Энни сделала вид, что не расслышала ее слов.
Как ни странно, Энни в эту ночь уснула быстро. Ханна помогла ей улечься и укрыла двумя шерстяными одеялами, потом не сразу ушла заниматься своими делами, а сидела над Энни, поглаживая ее голову, пока та не засопела.
Проснувшись утром, Энни обнаружила на стуле у кровати свою шаль, аккуратно свернутую и почищенную от сухой листвы и былинок. Видимо, Жан занес ее или рано утром или поздно ночью. Но Энни спала так крепко, что ничего не услышала.
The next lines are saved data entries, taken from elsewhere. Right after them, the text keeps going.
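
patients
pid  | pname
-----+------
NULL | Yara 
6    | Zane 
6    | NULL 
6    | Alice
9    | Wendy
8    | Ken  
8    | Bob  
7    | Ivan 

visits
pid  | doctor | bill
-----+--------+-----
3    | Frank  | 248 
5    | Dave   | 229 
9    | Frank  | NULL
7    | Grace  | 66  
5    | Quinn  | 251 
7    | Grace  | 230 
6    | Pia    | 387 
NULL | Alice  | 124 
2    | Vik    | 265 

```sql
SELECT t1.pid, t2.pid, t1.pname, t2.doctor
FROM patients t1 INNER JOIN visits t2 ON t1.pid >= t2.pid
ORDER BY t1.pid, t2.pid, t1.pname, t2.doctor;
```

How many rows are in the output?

INNER JOIN keeps only pairs where the ON condition holds.
Matching on t1.pid >= t2.pid. A NULL in a compared column never satisfies the condition.
Matched pairs: 44.
Total: 44 rows.

44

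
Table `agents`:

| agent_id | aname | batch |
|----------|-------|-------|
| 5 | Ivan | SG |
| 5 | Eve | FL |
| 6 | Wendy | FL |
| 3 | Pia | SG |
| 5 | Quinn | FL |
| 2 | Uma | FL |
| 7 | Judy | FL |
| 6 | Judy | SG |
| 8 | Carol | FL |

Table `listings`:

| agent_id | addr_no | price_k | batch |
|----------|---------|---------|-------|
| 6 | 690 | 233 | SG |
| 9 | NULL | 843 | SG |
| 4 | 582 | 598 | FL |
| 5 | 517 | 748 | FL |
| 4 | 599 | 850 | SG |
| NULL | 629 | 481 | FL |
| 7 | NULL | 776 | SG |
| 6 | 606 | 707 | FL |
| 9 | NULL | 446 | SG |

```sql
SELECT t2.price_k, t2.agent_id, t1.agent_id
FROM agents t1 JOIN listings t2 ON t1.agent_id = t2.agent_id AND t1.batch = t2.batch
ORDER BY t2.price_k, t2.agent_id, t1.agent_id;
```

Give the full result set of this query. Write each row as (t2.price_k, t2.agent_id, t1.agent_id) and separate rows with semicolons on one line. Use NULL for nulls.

INNER JOIN keeps only pairs where the ON condition holds.
Matching on t1.agent_id = t2.agent_id AND t1.batch = t2.batch. A NULL in a compared column never satisfies the condition.
Matched pairs: 4.

(233, 6, 6); (707, 6, 6); (748, 5, 5); (748, 5, 5)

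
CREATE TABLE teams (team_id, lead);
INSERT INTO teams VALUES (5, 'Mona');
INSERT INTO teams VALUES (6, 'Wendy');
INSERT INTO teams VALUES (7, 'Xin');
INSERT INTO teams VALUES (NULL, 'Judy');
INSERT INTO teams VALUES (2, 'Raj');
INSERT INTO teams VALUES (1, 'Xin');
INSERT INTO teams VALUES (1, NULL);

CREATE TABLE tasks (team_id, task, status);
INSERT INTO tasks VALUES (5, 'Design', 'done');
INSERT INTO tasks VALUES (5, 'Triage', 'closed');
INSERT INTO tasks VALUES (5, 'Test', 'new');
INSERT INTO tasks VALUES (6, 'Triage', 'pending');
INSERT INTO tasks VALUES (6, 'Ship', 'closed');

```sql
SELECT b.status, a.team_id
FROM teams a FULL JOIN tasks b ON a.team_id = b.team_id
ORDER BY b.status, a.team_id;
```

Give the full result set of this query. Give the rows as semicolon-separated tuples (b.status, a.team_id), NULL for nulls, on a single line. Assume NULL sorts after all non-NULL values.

FULL OUTER JOIN keeps every row from both sides; unmatched rows get NULL for the other side's columns.
Matching on a.team_id = b.team_id. A NULL in a compared column never satisfies the condition.
Matched pairs: 5; unmatched a rows kept: 5; unmatched b rows kept: 0.

(closed, 5); (closed, 6); (done, 5); (new, 5); (pending, 6); (NULL, 1); (NULL, 1); (NULL, 2); (NULL, 7); (NULL, NULL)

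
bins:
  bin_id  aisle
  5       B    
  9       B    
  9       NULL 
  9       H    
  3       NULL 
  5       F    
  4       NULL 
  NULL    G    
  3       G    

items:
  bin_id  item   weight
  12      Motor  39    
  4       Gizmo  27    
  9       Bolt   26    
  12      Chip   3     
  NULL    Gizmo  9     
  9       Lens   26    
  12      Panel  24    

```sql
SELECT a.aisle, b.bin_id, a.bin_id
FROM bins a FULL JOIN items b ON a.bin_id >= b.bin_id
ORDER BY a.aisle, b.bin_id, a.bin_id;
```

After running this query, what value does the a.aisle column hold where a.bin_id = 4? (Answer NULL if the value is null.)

NULL

FULL OUTER JOIN keeps every row from both sides; unmatched rows get NULL for the other side's columns.
Matching on a.bin_id >= b.bin_id. A NULL in a compared column never satisfies the condition.
Matched pairs: 12; unmatched a rows kept: 3; unmatched b rows kept: 4.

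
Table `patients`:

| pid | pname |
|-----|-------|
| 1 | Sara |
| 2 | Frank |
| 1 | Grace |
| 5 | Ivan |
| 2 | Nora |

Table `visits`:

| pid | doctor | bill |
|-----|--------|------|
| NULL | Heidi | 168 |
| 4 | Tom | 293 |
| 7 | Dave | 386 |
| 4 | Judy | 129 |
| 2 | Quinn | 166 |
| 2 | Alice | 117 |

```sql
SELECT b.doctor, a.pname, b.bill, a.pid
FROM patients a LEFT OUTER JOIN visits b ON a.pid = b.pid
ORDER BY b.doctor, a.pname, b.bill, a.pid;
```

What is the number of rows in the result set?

LEFT JOIN keeps every row from `patients`; unmatched rows get NULL for `visits`'s columns.
Matching on a.pid = b.pid. A NULL in a compared column never satisfies the condition.
- a row (pid=1): no match → kept, b columns NULL.
- a row (pid=2): matches 2 b row(s) → 2 output row(s).
- a row (pid=1): no match → kept, b columns NULL.
- a row (pid=5): no match → kept, b columns NULL.
- a row (pid=2): matches 2 b row(s) → 2 output row(s).
Total: 4 matched + 3 padded = 7 rows.

7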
Выпутавшись из плена одеял, Энни опустила ноги на холодный пол и застыла как статуя. Она вдруг поняла, что осталась наедине со своими мыслями, с той неразберихой, что творилась у нее в голове. Отцу она не могла рассказать о том, что произошло. Узнав, что она вчера натворила, он схватится за сердце, скажет, как сильно она его разочаровала. Он не поймет.
Ханна будет ругаться, обзывать ее распутной девкой, а то и отходит мокрым полотенцем.
Жан. Его она даже видеть не хотела.
И вроде бы вокруг нее столько близких людей, а она чувствует себя одинокой.
Внезапно ее осенило. Она может сходить к отцу Дариону. Он не осудит, подскажет, как быть дальше.
Внизу она наткнулась на Жана, но сделала вид, что не заметила его. Он ее тоже не окликнул и не поздоровался.
Захватив на кухне кусок хлеба, Энни поспешила в церковь. На проповедь она опоздала, поэтому попыталась тихонько прошмыгнуть на последний ряд.
Отец Дарион что-то говорил об умении прощать. Ей бы это умение сейчас очень сильно бы пригодилось.
После окончания проповеди люди тонкими ручейками потекли по проходам к выходу. Возле отца Дариона как всегда образовалась группа прихожан. Кто-то хотел уточнить, правильно ли понял слова святого отца, кто-то хотел спросить совета, кто-то просто поблагодарить. Энни подошла ближе к амвону, но все же держалась на расстоянии от селян, атаковавших вопросами отца Дариона. Ей нравилось наблюдать, как он участливо кивает головой, выслушивая просителя, как терпеливо дает ответы каждому, как он искренне улыбается или хмурит брови.
Как только от него отошел последний верующий, отец Дарион подозвал Энни. Он давно обратил внимание на то, что она его ждет.
– Понравилась проповедь?
– Да, очень. Она была такая же интересная, как и остальные.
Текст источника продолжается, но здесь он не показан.